The (EC2) Elastic Compute Cloud from Amazon gives businesses a chance to hire scalable servers and host their services and applications remotely instead of having to pay for and handling the management and infrastructure of the resources themselves. The service, which went into beta stage more than 10 years ago, has focused primarily on CPUs, but that is changing now because of their partnership with Nvidia.
Amazon is now going to be offering P2 instances which include the K80 accelerators of Nvidia that are based on Kepler architecture. This may surprise those who are informed about the graphics market since Maxwell hasn’t been available post-2014. Maxwell was designed explicitly as a workstation and consumer product. It was never supposed to be an HPC part.
The new instances of P2 from Amazon are going to offer as many as eight K80 GPUs with 12 GB RAM and 2,496 CUDA cores on a single card. All of the K80s support memory protection and offer 240 GB/s worth of memory bandwidth too.
One of the reasons why Amazon chose to do this is because of the von Neumann bottleneck. This imposes limits on additional CPU power values.
This is an oversimplification of the actual problem, though. John von Neumann, in 1945, had described a computer where data and program instructions were stored in a single memory pool and accessed by one bus.

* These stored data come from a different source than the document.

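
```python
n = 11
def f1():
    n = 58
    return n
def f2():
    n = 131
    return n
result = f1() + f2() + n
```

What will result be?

Step 1: Each function shadows global n with its own local.
Step 2: f1() returns 58, f2() returns 131.
Step 3: Global n = 11 is unchanged. result = 58 + 131 + 11 = 200

The answer is 200.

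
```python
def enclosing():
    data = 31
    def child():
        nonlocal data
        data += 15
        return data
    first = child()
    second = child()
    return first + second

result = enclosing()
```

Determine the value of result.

Step 1: data starts at 31.
Step 2: First call: data = 31 + 15 = 46, returns 46.
Step 3: Second call: data = 46 + 15 = 61, returns 61.
Step 4: result = 46 + 61 = 107

The answer is 107.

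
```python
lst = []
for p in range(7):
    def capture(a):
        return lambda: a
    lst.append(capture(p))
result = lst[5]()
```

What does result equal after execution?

Step 1: capture(p) creates a new scope capturing a = p at call time.
Step 2: lst[5] = capture(5), so its lambda captures a = 5.
Step 3: result = 5 (closure factory fixes late binding)

The answer is 5.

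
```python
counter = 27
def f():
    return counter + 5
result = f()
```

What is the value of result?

Step 1: counter = 27 is defined globally.
Step 2: f() looks up counter from global scope = 27, then computes 27 + 5 = 32.
Step 3: result = 32

The answer is 32.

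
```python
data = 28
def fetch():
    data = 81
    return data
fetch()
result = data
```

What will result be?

Step 1: Global data = 28.
Step 2: fetch() creates local data = 81 (shadow, not modification).
Step 3: After fetch() returns, global data is unchanged. result = 28

The answer is 28.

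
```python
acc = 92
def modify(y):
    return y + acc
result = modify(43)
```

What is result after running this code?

Step 1: acc = 92 is defined globally.
Step 2: modify(43) uses parameter y = 43 and looks up acc from global scope = 92.
Step 3: result = 43 + 92 = 135

The answer is 135.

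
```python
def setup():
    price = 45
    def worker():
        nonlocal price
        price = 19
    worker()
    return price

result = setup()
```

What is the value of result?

Step 1: setup() sets price = 45.
Step 2: worker() uses nonlocal to reassign price = 19.
Step 3: result = 19

The answer is 19.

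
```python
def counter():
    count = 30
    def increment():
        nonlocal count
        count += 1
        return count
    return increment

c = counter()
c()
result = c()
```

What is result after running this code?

Step 1: counter() creates closure with count = 30.
Step 2: Each c() call increments count via nonlocal. After 2 calls: 30 + 2 = 32.
Step 3: result = 32

The answer is 32.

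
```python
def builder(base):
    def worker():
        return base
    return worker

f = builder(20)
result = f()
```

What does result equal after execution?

Step 1: builder(20) creates closure capturing base = 20.
Step 2: f() returns the captured base = 20.
Step 3: result = 20

The answer is 20.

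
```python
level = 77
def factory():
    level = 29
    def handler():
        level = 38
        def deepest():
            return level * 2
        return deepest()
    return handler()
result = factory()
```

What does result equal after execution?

Step 1: deepest() looks up level through LEGB: not local, finds level = 38 in enclosing handler().
Step 2: Returns 38 * 2 = 76.
Step 3: result = 76

The answer is 76.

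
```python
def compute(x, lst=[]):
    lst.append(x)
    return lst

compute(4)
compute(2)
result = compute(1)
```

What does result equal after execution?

Step 1: Mutable default argument gotcha! The list [] is created once.
Step 2: Each call appends to the SAME list: [4], [4, 2], [4, 2, 1].
Step 3: result = [4, 2, 1]

The answer is [4, 2, 1].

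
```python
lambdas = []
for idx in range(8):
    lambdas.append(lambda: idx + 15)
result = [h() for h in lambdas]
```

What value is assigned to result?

Step 1: All lambdas capture idx by reference. After the loop, idx = 7.
Step 2: Each call returns 7 + 15 = 22.
Step 3: result = [22, 22, 22, 22, 22, 22, 22, 22]

The answer is [22, 22, 22, 22, 22, 22, 22, 22].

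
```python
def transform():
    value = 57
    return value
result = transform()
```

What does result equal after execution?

Step 1: transform() defines value = 57 in its local scope.
Step 2: return value finds the local variable value = 57.
Step 3: result = 57

The answer is 57.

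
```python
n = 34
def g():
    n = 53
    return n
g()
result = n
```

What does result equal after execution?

Step 1: n = 34 globally.
Step 2: g() creates a LOCAL n = 53 (no global keyword!).
Step 3: The global n is unchanged. result = 34

The answer is 34.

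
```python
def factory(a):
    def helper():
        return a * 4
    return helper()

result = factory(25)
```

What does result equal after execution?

Step 1: factory(25) binds parameter a = 25.
Step 2: helper() accesses a = 25 from enclosing scope.
Step 3: result = 25 * 4 = 100

The answer is 100.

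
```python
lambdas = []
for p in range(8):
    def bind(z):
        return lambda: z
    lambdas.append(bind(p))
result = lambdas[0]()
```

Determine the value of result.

Step 1: bind(p) creates a new scope capturing z = p at call time.
Step 2: lambdas[0] = bind(0), so its lambda captures z = 0.
Step 3: result = 0 (closure factory fixes late binding)

The answer is 0.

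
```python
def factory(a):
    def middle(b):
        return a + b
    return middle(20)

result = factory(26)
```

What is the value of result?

Step 1: factory(26) passes a = 26.
Step 2: middle(20) has b = 20, reads a = 26 from enclosing.
Step 3: result = 26 + 20 = 46

The answer is 46.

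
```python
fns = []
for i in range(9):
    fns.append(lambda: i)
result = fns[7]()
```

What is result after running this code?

Step 1: The loop creates 9 lambdas, all referencing the same variable i.
Step 2: After the loop, i = 8 (final value).
Step 3: fns[7]() looks up i at call time and finds 8. This is the late binding gotcha. result = 8

The answer is 8.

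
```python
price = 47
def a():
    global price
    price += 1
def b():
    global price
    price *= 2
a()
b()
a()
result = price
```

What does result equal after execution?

Step 1: price = 47.
Step 2: a(): price = 47 + 1 = 48.
Step 3: b(): price = 48 * 2 = 96.
Step 4: a(): price = 96 + 1 = 97

The answer is 97.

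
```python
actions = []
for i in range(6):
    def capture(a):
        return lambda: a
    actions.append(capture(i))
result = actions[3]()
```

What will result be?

Step 1: capture(i) creates a new scope capturing a = i at call time.
Step 2: actions[3] = capture(3), so its lambda captures a = 3.
Step 3: result = 3 (closure factory fixes late binding)

The answer is 3.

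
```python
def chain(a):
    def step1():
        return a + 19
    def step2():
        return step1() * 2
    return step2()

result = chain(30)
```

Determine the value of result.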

In systems which used such models, the CPU can access data or program instructions, but only one at a time. It can’t simultaneously copy data and instructions and can’t transfer data from main memory as quickly as it can do work once information has been loaded. Since the CPU clock speeds have increased quicker than memory performance, CPU spent a lot of time waiting to recover data. This wait-state is called the von Neumann bottleneck, and it was a major problem by the 70s.
There’s an alternative architecture called Harvard architecture which offered a solution. In these chips, data, and instructions had separate physical storage and buses. Most chips, including the ones built by AMD and Intel today, can’t be described clearly as von Neumann or Harvard. Like RISC and CISC, CPUs today are described as nothing more than modified Harvard architectures.
Modern chips from AMD, ARM, and Intel all use a split L1 cache with data and instructions stored separately. They use branch predictions for determining which code paths are the most likely to get executed. They can store both instructions and programs in case information is required once again.
There has been progress while challenging the von Neumann bottleneck using hardware. But the consensus remains that the programming standards changes which were needed didn’t really took root.
There is no clear indication why Amazon chose to go down this route. But including GPUs in their EC2 service does make sense. Deep learning, self-driving cars, and AI are all being discussed off late with a lot of smaller companies and corporate funding trying to build positions for themselves in this nascent market.